ExplicitComponent#

Explicit variables are those that are computed as an explicit function of other variables. For instance, \(z\) would be an explicit variable, given \(z=sin(y)\), while \(y\) would not be, given that it is defined implicitly by the nonlinear equation \(cos(x⋅y)−z⋅y=0\).

In OpenMDAO, explicit variables are defined by writing a class that inherits from the ExplicitComponent class. The explicit variables would be considered outputs while the variables on which they depend would be considered inputs (e.g., \(y\) in \(z=sin(y)\)).

ExplicitComponent Methods#

The implementation of each method will be illustrated using a simple explicit component that computes the output area as a function of inputs length and width.

import openmdao.api as om


class RectangleComp(om.ExplicitComponent):
    """
    A simple Explicit Component that computes the area of a rectangle.
    """
  • setup() :

Declare input and output variables via add_input and add_output. Information such as variable names, sizes, units, and bounds are declared here.

def setup(self):
    self.add_input('length', val=1.)
    self.add_input('width', val=1.)
    self.add_output('area', val=1.)
  • setup_partials() :

Declare partial derivatives that this component provides, using wild cards to say that this component provides derivatives of all outputs with respect to all inputs.

def setup_partials(self):
    self.declare_partials('*', '*')
  • compute(inputs, outputs) :

Compute the outputs given the inputs.

def compute(self, inputs, outputs):
    outputs['area'] = inputs['length'] * inputs['width']
  • compute_partials(inputs, partials) :

Note

[Optional] Compute the partials (partial derivatives) given the inputs.

def compute_partials(self, inputs, partials):
    partials['area', 'length'] = inputs['width']
    partials['area', 'width'] = inputs['length']

The Matrix-Free API: Providing derivatives as a matrix-vector product#

  • compute_jacvec_product(inputs, d_inputs, d_outputs, mode) :

Note

[Optional] Provide the partial derivatives as a matrix-vector product. If mode is ‘fwd’, this method must compute \(d\_outputs=J⋅d\_inputs\), where J is the partial derivative Jacobian. If mode is ‘rev’, this method must compute \(d\_inputs=J^T⋅d\_outputs\).

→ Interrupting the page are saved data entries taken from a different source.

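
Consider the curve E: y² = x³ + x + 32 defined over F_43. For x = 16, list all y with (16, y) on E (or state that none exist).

x³ + 1x + 32 = 4144 ≡ 16 (mod 43).
Square roots of 16 mod 43: 4 and 39 (since 4² = 16 ≡ 16).

4, 39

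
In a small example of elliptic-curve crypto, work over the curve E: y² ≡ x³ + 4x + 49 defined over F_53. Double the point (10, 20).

(42, 23)

tangent at (10, 20): λ = (3·10² + 4)/(2·20) ≡ 39/40. 40⁻¹ ≡ 4 (mod 53) since 40·4 = 160 ≡ 1, so λ ≡ 39·4 ≡ 50.
  x = λ² - 10 - 10 = 2500 - 20 ≡ 42; y = λ·(10 - 42) - 20 ≡ 23. → (42, 23)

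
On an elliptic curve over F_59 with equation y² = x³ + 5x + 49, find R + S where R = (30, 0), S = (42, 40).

(30, 0) + (42, 40). λ = (40 - 0)/(42 - 30) ≡ 40/12 mod 59. 12⁻¹ ≡ 5 (mod 59), so λ ≡ 23.
  x = λ² - 30 - 42 = 529 - 72 ≡ 44; y = λ·(30 - 44) - 0 ≡ 32. → (44, 32)

(44, 32)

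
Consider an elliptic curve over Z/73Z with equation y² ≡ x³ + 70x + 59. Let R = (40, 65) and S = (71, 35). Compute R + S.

(40, 65) + (71, 35). λ = (35 - 65)/(71 - 40) ≡ 43/31 mod 73. 31⁻¹ ≡ 33 (mod 73), so λ ≡ 32.
  x = λ² - 40 - 71 = 1024 - 111 ≡ 37; y = λ·(40 - 37) - 65 ≡ 31. → (37, 31)

(37, 31)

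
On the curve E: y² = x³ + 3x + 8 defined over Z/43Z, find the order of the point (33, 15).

3

2P: tangent at (33, 15): λ = (3·33² + 3)/(2·15) ≡ 2/30. 30⁻¹ ≡ 33 (mod 43) since 30·33 = 990 ≡ 1, so λ ≡ 2·33 ≡ 23.
  x = λ² - 33 - 33 = 529 - 66 ≡ 33; y = λ·(33 - 33) - 15 ≡ 28. → (33, 28)
3P: (33, 28) + (33, 15): same x and y₁ ≡ -y₂, so the sum is 𝒪.
3P = 𝒪, so the order is 3.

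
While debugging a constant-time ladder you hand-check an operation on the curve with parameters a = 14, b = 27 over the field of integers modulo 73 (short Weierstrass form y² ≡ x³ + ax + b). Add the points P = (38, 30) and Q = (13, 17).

(19, 12)

(38, 30) + (13, 17). λ = (17 - 30)/(13 - 38) ≡ 60/48 mod 73. 48⁻¹ ≡ 35 (mod 73), so λ ≡ 56.
  x = λ² - 38 - 13 = 3136 - 51 ≡ 19; y = λ·(38 - 19) - 30 ≡ 12. → (19, 12)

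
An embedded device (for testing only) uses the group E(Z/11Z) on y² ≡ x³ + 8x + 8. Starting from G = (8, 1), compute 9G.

(8, 1)

Repeated addition: build up to 9G.
2G: tangent at (8, 1): λ = (3·8² + 8)/(2·1) ≡ 2/2. 2⁻¹ ≡ 6 (mod 11) since 2·6 = 12 ≡ 1, so λ ≡ 2·6 ≡ 1.
  x = λ² - 8 - 8 = 1 - 16 ≡ 7; y = λ·(8 - 7) - 1 ≡ 0. → (7, 0)
3G: (7, 0) + (8, 1). λ = (1 - 0)/(8 - 7) ≡ 1/1 mod 11. 1⁻¹ ≡ 1 (mod 11) since 1·1 = 1 ≡ 1, so λ ≡ 1.
  x = λ² - 7 - 8 = 1 - 15 ≡ 8; y = λ·(7 - 8) - 0 ≡ 10. → (8, 10)
4G: (8, 10) + (8, 1): same x and y₁ ≡ -y₂, so the sum is 𝒪.
5G: 𝒪 + (8, 1) = (8, 1) (identity).
6G: tangent at (8, 1): λ = (3·8² + 8)/(2·1) ≡ 2/2. 2⁻¹ ≡ 6 (mod 11) since 2·6 = 12 ≡ 1, so λ ≡ 2·6 ≡ 1.
  x = λ² - 8 - 8 = 1 - 16 ≡ 7; y = λ·(8 - 7) - 1 ≡ 0. → (7, 0)
7G: (7, 0) + (8, 1). λ = (1 - 0)/(8 - 7) ≡ 1/1 mod 11. 1⁻¹ ≡ 1 (mod 11), so λ ≡ 1.
  x = λ² - 7 - 8 = 1 - 15 ≡ 8; y = λ·(7 - 8) - 0 ≡ 10. → (8, 10)
8G: (8, 10) + (8, 1): same x and y₁ ≡ -y₂, so the sum is 𝒪.
9G: 𝒪 + (8, 1) = (8, 1) (identity).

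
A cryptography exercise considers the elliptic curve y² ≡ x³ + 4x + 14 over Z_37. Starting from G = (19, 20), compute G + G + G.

Repeated addition: build up to 3G.
2G: tangent at (19, 20): λ = (3·19² + 4)/(2·20) ≡ 14/3. 3⁻¹ ≡ 25 (mod 37) since 3·25 = 75 ≡ 1, so λ ≡ 14·25 ≡ 17.
  x = λ² - 19 - 19 = 289 - 38 ≡ 29; y = λ·(19 - 29) - 20 ≡ 32. → (29, 32)
3G: (29, 32) + (19, 20). λ = (20 - 32)/(19 - 29) ≡ 25/27 mod 37. 27⁻¹ ≡ 11 (mod 37), so λ ≡ 16.
  x = λ² - 29 - 19 = 256 - 48 ≡ 23; y = λ·(29 - 23) - 32 ≡ 27. → (23, 27)

(23, 27)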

def compute_jacvec_product(self, inputs, d_inputs, d_outputs, mode):
    if mode == 'fwd':
        if 'area' in d_outputs:
            if 'length' in d_inputs:
                d_outputs['area'] += inputs['width'] * d_inputs['length']
            if 'width' in d_inputs:
                d_outputs['area'] += inputs['length'] * d_inputs['width']
    elif mode == 'rev':
        if 'area' in d_outputs:
            if 'length' in d_inputs:
                d_inputs['length'] += inputs['width'] * d_outputs['area']
            if 'width' in d_inputs:
                d_inputs['width'] += inputs['length'] * d_outputs['area']

Note that the last two are optional. A user may use finite-difference or complex-step methods, in which case these methods are not necessary. For efficiency reasons, OpenMDAO does not allow components to implement both compute_partials and compute_jacvec_product.